Between September and the end of June, most all the kids from the reserve were at the Mission school, so mom and dad were able to provide quite well for themselves during that time.  However, at the end of June when all the kids returned home, dads had to have some kind of employment to provide for the whole family.

 

So, first off, after picking up the kids from the Mission, the whole family would get ready to set up camp at the Williams Lake Stampede in Williams Lake. This involved loading the tent, blankets, pots and pans and food to last three days on to a rubber tired or steel wheeled wagon. This was a three day event that happened once a year over the Dominion Day weekend (now called Canada Day).  Everyone from all over B.C., Canada, and the States came. 

 

Indian wagons and horse-back riders from all Indian reserves as far away as Anaham Lake made their way into Williams Lake a few days before the event.
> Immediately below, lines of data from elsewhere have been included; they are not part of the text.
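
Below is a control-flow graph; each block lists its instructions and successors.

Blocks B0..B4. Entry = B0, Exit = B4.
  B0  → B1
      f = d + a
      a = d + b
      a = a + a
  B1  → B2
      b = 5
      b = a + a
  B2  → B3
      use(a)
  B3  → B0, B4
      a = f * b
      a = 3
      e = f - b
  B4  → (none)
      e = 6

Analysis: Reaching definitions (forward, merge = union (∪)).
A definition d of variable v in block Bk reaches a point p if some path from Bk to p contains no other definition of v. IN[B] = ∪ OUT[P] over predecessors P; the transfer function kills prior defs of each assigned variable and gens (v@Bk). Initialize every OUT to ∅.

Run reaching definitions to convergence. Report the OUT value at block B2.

Per-block solution:
  B0:   IN={a@B3, b@B1, e@B3, f@B0}   OUT={a@B0, b@B1, e@B3, f@B0}
  B1:   IN={a@B0, b@B1, e@B3, f@B0}   OUT={a@B0, b@B1, e@B3, f@B0}
  B2:   IN={a@B0, b@B1, e@B3, f@B0}   OUT={a@B0, b@B1, e@B3, f@B0}
  B3:   IN={a@B0, b@B1, e@B3, f@B0}   OUT={a@B3, b@B1, e@B3, f@B0}
  B4:   IN={a@B3, b@B1, e@B3, f@B0}   OUT={a@B3, b@B1, e@B4, f@B0}

Merge at B2: IN[B2] = OUT[B1] = {a@B0, b@B1, e@B3, f@B0}
Applying B2's transfer function to that IN value gives OUT[B2] (row B2 above).

Answer: {a@B0, b@B1, e@B3, f@B0}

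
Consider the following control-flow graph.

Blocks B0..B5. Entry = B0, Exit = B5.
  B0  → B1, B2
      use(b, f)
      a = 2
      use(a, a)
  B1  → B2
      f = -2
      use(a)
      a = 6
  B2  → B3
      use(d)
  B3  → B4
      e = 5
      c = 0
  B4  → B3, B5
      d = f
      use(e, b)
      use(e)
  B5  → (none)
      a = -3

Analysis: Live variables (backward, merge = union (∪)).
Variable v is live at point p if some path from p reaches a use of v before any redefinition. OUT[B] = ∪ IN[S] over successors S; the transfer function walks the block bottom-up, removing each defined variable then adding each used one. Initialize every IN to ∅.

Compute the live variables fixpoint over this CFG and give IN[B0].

Per-block solution:
  B0: | IN={b, d, f} | OUT={a, b, d, f}
  B1: | IN={a, b, d} | OUT={b, d, f}
  B2: | IN={b, d, f} | OUT={b, f}
  B3: | IN={b, f} | OUT={b, e, f}
  B4: | IN={b, e, f} | OUT={b, f}
  B5: | IN={} | OUT={}

Merge at B0: OUT[B0] = IN[B1] ⊔ IN[B2] = {a, b, d, f}
Applying B0's transfer function to that OUT value gives IN[B0] (row B0 above).

Answer: {b, d, f}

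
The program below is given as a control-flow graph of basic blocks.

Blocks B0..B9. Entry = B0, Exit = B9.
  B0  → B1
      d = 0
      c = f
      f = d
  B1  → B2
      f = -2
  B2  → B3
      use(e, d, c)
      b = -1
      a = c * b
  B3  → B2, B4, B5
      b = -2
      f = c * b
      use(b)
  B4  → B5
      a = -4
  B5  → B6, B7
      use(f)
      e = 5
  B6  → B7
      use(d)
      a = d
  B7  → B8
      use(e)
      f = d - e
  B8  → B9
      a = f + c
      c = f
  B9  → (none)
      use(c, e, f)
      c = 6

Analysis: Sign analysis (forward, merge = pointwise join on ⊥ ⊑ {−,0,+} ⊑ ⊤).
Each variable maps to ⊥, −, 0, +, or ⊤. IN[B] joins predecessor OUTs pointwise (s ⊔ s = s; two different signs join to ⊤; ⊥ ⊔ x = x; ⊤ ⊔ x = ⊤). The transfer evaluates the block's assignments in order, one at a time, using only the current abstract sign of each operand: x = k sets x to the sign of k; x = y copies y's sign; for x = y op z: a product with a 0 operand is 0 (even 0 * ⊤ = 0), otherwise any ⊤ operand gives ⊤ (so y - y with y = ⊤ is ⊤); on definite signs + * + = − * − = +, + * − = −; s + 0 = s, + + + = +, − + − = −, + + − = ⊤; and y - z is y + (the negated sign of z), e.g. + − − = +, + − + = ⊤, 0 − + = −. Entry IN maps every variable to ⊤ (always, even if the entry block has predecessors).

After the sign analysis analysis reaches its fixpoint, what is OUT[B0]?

Converged values:
  B0:   IN=(all ⊤)   OUT={d:0, f:0; rest ⊤}
  B1:   IN={d:0, f:0; rest ⊤}   OUT={d:0, f:-; rest ⊤}
  B2:   IN={d:0; rest ⊤}   OUT={b:-, d:0; rest ⊤}
  B3:   IN={b:-, d:0; rest ⊤}   OUT={b:-, d:0; rest ⊤}
  B4:   IN={b:-, d:0; rest ⊤}   OUT={a:-, b:-, d:0; rest ⊤}
  B5:   IN={b:-, d:0; rest ⊤}   OUT={b:-, d:0, e:+; rest ⊤}
  B6:   IN={b:-, d:0, e:+; rest ⊤}   OUT={a:0, b:-, d:0, e:+; rest ⊤}
  B7:   IN={b:-, d:0, e:+; rest ⊤}   OUT={b:-, d:0, e:+, f:-; rest ⊤}
  B8:   IN={b:-, d:0, e:+, f:-; rest ⊤}   OUT={b:-, c:-, d:0, e:+, f:-; rest ⊤}
  B9:   IN={b:-, c:-, d:0, e:+, f:-; rest ⊤}   OUT={b:-, c:+, d:0, e:+, f:-; rest ⊤}

B0 is the boundary node: IN[B0] = {a: ⊤, b: ⊤, c: ⊤, d: ⊤, e: ⊤, f: ⊤}
Applying B0's transfer function to that IN value gives OUT[B0] (row B0 above).

Answer: {a: ⊤, b: ⊤, c: ⊤, d: 0, e: ⊤, f: 0}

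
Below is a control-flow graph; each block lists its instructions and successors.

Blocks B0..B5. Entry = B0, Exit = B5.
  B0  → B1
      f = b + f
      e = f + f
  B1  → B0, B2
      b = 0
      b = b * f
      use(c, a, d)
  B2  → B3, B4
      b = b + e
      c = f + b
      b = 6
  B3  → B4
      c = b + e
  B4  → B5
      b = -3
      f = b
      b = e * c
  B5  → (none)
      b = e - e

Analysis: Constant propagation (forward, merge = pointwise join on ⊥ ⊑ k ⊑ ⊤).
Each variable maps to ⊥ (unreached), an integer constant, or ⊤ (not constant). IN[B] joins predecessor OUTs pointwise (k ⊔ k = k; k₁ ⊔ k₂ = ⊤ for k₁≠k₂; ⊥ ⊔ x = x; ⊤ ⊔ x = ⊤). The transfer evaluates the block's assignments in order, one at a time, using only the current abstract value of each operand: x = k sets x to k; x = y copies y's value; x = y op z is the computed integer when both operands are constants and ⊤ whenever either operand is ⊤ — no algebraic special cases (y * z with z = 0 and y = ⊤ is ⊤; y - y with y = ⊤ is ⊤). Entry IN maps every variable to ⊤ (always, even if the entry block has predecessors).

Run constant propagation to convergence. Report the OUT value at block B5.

Fixpoint table:
  B0: | IN=(all ⊤) | OUT=(all ⊤)
  B1: | IN=(all ⊤) | OUT=(all ⊤)
  B2: | IN=(all ⊤) | OUT={b:6; rest ⊤}
  B3: | IN={b:6; rest ⊤} | OUT={b:6; rest ⊤}
  B4: | IN={b:6; rest ⊤} | OUT={f:-3; rest ⊤}
  B5: | IN={f:-3; rest ⊤} | OUT={f:-3; rest ⊤}

Merge at B5: IN[B5] = OUT[B4] = {a: ⊤, b: ⊤, c: ⊤, d: ⊤, e: ⊤, f: -3}
Applying B5's transfer function to that IN value gives OUT[B5] (row B5 above).

Answer: {a: ⊤, b: ⊤, c: ⊤, d: ⊤, e: ⊤, f: -3}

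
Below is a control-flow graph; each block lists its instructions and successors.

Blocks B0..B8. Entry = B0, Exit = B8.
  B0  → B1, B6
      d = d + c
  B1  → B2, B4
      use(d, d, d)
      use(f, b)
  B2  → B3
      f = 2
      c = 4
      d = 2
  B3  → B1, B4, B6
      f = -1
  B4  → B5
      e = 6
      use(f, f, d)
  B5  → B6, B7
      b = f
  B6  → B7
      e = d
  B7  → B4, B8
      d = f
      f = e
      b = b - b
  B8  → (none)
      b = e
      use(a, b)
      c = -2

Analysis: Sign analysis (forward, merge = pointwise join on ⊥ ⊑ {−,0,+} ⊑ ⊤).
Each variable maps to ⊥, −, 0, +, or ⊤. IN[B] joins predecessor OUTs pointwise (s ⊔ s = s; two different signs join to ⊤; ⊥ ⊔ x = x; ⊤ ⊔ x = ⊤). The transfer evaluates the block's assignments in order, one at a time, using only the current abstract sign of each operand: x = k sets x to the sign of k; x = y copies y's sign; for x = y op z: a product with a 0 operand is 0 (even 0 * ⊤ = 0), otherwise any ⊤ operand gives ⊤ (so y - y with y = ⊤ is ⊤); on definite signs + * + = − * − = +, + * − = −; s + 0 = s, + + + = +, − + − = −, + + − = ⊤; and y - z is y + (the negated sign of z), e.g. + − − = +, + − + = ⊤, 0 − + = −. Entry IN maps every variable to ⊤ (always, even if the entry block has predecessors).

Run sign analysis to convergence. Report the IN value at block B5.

Answer: {a: ⊤, b: ⊤, c: ⊤, d: ⊤, e: +, f: ⊤}

Working:
Fixpoint table:
  B0:  IN=(all ⊤)  OUT=(all ⊤)
  B1:  IN=(all ⊤)  OUT=(all ⊤)
  B2:  IN=(all ⊤)  OUT={c:+, d:+, f:+; rest ⊤}
  B3:  IN={c:+, d:+, f:+; rest ⊤}  OUT={c:+, d:+, f:-; rest ⊤}
  B4:  IN=(all ⊤)  OUT={e:+; rest ⊤}
  B5:  IN={e:+; rest ⊤}  OUT={e:+; rest ⊤}
  B6:  IN=(all ⊤)  OUT=(all ⊤)
  B7:  IN=(all ⊤)  OUT=(all ⊤)
  B8:  IN=(all ⊤)  OUT={c:-; rest ⊤}

Merge at B5: IN[B5] = OUT[B4] = {a: ⊤, b: ⊤, c: ⊤, d: ⊤, e: +, f: ⊤}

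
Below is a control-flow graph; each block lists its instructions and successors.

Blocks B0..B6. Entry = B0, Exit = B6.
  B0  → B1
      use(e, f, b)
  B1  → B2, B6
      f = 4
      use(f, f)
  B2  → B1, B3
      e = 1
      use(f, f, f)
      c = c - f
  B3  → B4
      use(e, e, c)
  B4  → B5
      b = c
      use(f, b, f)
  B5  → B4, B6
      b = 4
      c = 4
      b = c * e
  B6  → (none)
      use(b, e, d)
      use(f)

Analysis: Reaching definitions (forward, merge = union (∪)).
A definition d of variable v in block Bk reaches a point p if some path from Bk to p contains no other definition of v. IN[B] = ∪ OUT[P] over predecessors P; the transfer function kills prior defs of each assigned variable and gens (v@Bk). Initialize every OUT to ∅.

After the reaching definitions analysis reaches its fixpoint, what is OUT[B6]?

Answer: {b@B5, c@B2, c@B5, e@B2, f@B1}

Trace:
Fixpoint table:
  B0:   IN={}   OUT={}
  B1:   IN={c@B2, e@B2, f@B1}   OUT={c@B2, e@B2, f@B1}
  B2:   IN={c@B2, e@B2, f@B1}   OUT={c@B2, e@B2, f@B1}
  B3:   IN={c@B2, e@B2, f@B1}   OUT={c@B2, e@B2, f@B1}
  B4:   IN={b@B5, c@B2, c@B5, e@B2, f@B1}   OUT={b@B4, c@B2, c@B5, e@B2, f@B1}
  B5:   IN={b@B4, c@B2, c@B5, e@B2, f@B1}   OUT={b@B5, c@B5, e@B2, f@B1}
  B6:   IN={b@B5, c@B2, c@B5, e@B2, f@B1}   OUT={b@B5, c@B2, c@B5, e@B2, f@B1}

Merge at B6: IN[B6] = OUT[B1] ⊔ OUT[B5] = {b@B5, c@B2, c@B5, e@B2, f@B1}
Applying B6's transfer function to that IN value gives OUT[B6] (row B6 above).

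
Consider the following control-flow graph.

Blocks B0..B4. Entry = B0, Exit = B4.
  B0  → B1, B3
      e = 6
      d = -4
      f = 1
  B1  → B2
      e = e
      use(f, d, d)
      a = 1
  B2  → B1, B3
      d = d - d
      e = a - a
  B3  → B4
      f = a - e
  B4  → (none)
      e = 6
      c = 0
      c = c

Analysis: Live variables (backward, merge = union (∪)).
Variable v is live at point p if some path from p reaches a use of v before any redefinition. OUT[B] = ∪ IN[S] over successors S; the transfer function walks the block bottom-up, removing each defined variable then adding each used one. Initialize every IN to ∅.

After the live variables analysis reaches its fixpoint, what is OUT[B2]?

Answer: {a, d, e, f}

Trace:
Converged values:
  B0: | IN={a} | OUT={a, d, e, f}
  B1: | IN={d, e, f} | OUT={a, d, f}
  B2: | IN={a, d, f} | OUT={a, d, e, f}
  B3: | IN={a, e} | OUT={}
  B4: | IN={} | OUT={}

Merge at B2: OUT[B2] = IN[B1] ⊔ IN[B3] = {a, d, e, f}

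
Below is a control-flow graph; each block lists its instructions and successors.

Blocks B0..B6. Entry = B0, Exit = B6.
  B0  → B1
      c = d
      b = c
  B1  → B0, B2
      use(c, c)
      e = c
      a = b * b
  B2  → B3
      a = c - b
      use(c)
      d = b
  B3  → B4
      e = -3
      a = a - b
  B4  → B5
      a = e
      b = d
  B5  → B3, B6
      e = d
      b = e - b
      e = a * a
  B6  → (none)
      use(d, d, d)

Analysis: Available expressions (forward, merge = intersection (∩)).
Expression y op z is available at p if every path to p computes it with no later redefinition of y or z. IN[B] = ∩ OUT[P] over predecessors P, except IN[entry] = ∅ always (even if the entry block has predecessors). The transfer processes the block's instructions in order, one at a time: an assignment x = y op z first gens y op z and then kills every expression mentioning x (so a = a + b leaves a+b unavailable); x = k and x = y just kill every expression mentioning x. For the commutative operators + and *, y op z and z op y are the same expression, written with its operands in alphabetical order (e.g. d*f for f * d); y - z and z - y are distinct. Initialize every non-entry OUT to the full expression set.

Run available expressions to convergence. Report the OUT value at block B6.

Answer: {a*a}

Derivation:
Per-block solution:
  B0: | IN={} | OUT={}
  B1: | IN={} | OUT={b*b}
  B2: | IN={b*b} | OUT={b*b, c-b}
  B3: | IN={} | OUT={}
  B4: | IN={} | OUT={}
  B5: | IN={} | OUT={a*a}
  B6: | IN={a*a} | OUT={a*a}

Merge at B6: IN[B6] = OUT[B5] = {a*a}
Applying B6's transfer function to that IN value gives OUT[B6] (row B6 above).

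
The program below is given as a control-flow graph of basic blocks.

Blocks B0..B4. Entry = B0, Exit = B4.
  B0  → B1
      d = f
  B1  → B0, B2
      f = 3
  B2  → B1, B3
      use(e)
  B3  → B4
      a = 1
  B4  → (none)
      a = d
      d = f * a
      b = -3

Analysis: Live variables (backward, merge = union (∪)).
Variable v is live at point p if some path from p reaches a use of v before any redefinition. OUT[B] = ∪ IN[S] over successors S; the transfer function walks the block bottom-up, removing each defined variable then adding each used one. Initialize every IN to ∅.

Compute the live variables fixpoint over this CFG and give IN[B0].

Converged values:
  B0:  IN={e, f}  OUT={d, e}
  B1:  IN={d, e}  OUT={d, e, f}
  B2:  IN={d, e, f}  OUT={d, e, f}
  B3:  IN={d, f}  OUT={d, f}
  B4:  IN={d, f}  OUT={}

Merge at B0: OUT[B0] = IN[B1] = {d, e}
Applying B0's transfer function to that OUT value gives IN[B0] (row B0 above).

Answer: {e, f}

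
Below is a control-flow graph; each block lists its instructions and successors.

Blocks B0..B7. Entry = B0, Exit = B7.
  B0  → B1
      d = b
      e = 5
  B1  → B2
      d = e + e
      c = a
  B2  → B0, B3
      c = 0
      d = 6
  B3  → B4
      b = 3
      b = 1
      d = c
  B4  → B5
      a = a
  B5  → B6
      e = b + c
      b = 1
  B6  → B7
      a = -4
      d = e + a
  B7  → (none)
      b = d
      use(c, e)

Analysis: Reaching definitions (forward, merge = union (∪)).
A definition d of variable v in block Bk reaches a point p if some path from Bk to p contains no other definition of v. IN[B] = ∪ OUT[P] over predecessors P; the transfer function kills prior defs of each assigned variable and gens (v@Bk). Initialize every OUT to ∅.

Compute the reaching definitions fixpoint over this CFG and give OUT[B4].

Answer: {a@B4, b@B3, c@B2, d@B3, e@B0}

Derivation:
Fixpoint table:
  B0:  IN={c@B2, d@B2, e@B0}  OUT={c@B2, d@B0, e@B0}
  B1:  IN={c@B2, d@B0, e@B0}  OUT={c@B1, d@B1, e@B0}
  B2:  IN={c@B1, d@B1, e@B0}  OUT={c@B2, d@B2, e@B0}
  B3:  IN={c@B2, d@B2, e@B0}  OUT={b@B3, c@B2, d@B3, e@B0}
  B4:  IN={b@B3, c@B2, d@B3, e@B0}  OUT={a@B4, b@B3, c@B2, d@B3, e@B0}
  B5:  IN={a@B4, b@B3, c@B2, d@B3, e@B0}  OUT={a@B4, b@B5, c@B2, d@B3, e@B5}
  B6:  IN={a@B4, b@B5, c@B2, d@B3, e@B5}  OUT={a@B6, b@B5, c@B2, d@B6, e@B5}
  B7:  IN={a@B6, b@B5, c@B2, d@B6, e@B5}  OUT={a@B6, b@B7, c@B2, d@B6, e@B5}

Merge at B4: IN[B4] = OUT[B3] = {b@B3, c@B2, d@B3, e@B0}
Applying B4's transfer function to that IN value gives OUT[B4] (row B4 above).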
All the Native camps surrounding the stampede grounds were a site to see.  Then, on the final day of the stampede, you would see a Greyhound bus drive up to where the camps were.  The reason was, a lot of families went to Washington state to pick fruit for the summer.  The bus was sent up by the fruit farms to bring back fruit pickers.  Whole families boarded the bus.  Sometimes there were two busses.

 

Other families were picked up by local ranches and farms.  Every one seemed to know that the end of the Stampede meant going away to work for the summer.  Pretty well every family went to work somewhere, whether it was to pick strawberries or to put up some rancher’s hay.  Only the odd family or part of a family who had an invalid or an elder who could not travel would remain at the reserve. 

 

There was no welfare in those days.  If you didn’t pack up your family and go to a job somewhere, your family would starve.  It was just that simple.